In the twenty-first century, perhaps the most significant data infrastructure of all is the World Wide Web (WWW). What is the structure of the WWW? Well, it’s a web, of course! The WWW’s most important feature, and arguably the reason for its great success, is the hyperlink: text from any one WWW source can be “marked up” so that it forms a “link” to any other WWW source. This means that data can be cross-linked, suggesting ways of reading and writing that are multiple and non-linear.
What was the context in which this system was designed and the purposes it was intended to serve? In the 1980s, Tim Berners-Lee, the WWW’s designer, was a computer programmer working at the Counseil Europeen pour la Recherche Nucleaire (CERN – a massive high energy physics lab straddling the border between France and Switzerland). Berners-Lee saw a failure of information management: the many computers at CERN stored information in different ways and in different formats. Although the computers were networked, there was little way to practically find out anything about what was stored on other machines. Berners-Lee saw work being duplicated and effort wasted due to the inability to share data effectively. The WWW was his solution: it was intended radically expand the circulation of all kinds of information within the closed community of CERN.

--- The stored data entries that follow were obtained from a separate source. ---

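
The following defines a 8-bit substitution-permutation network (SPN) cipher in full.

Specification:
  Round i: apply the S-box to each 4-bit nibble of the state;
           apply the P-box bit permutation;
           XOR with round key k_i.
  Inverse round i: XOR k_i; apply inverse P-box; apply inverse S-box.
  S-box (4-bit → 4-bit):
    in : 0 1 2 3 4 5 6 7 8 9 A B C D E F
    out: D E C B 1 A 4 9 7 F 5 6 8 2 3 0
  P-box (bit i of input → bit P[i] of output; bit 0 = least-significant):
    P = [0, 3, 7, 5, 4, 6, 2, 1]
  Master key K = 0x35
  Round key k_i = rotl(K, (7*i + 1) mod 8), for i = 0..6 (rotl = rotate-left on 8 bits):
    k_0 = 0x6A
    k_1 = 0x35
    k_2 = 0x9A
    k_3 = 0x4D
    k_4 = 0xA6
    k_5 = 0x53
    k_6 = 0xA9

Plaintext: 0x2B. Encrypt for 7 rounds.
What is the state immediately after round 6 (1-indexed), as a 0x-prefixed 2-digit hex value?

s_0 = plaintext = 0x2B
s_1 = Round(s_0, k_0) = 0xE4
s_2 = Round(s_1, k_1) = 0x64
s_3 = Round(s_2, k_2) = 0x9F
s_4 = Round(s_3, k_3) = 0x1B
s_5 = Round(s_4, k_4) = 0x68
s_6 = Round(s_5, k_5) = 0xDE
s_7 = Round(s_6, k_6) = 0xE0

0xDE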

In the late 1980s and early 1990s, the WWW was not the only solution to the problem of managing information in an online network. As various networks around the world were joined together into the Internet, different ideas emerged as to how to organize all this newly accessible information. For instance, in 1991, a team at the University of Minnesota released Gopher – a protocol for retrieving documents over the Internet. Unlike the WWW, Gopher consisted of a series on menus: if you wanted to find a page about, for example, mosquitoes, you might navigate to a menu of animals, then to a menu of insects, and then to the page you want. In the early 1990s, Gopher was a real alternative to the WWW – it imposed more hierarchy and organization on data and was therefore faster and more intuitive for finding many kinds of information.
I describe Gopher to show that in fact, however much we now take the WWW for granted, in fact it is one amongst several possible alternatives. It is one particular way of structuring information and the relationships between different pieces of information. It was designed for a particular purpose and that purpose rendered the structure of the WWW particularly decentralized, freeform, and non-hierarchical. This has some advantages, such as accommodating many different kinds of information. But it also has some disadvantages, such as a lack of organization or indexing of information (a problem we have had to solve using search engines).
In any case, the structure of the WWW is not neutral. It makes doing some tasks easier and others harder; it makes some paths or connections simple to follow, others not so simple. Structures like the WWW are so ubiquitous that they become invisible. This, however, does not diminish their importance.
When it comes to big data, we find data infrastructures everywhere: from the structure of hard drives to the organization of algorithms and databases. These physical and virtual structures place constraints on how data can be organized, processed, and accessed. Understanding the advantages and disadvantages of big data (in various forms) means understanding these structures – in particular it means knowing where they came from and what they were designed to do. Ultimately, what we get out of big data will constrained by the structures we put it into.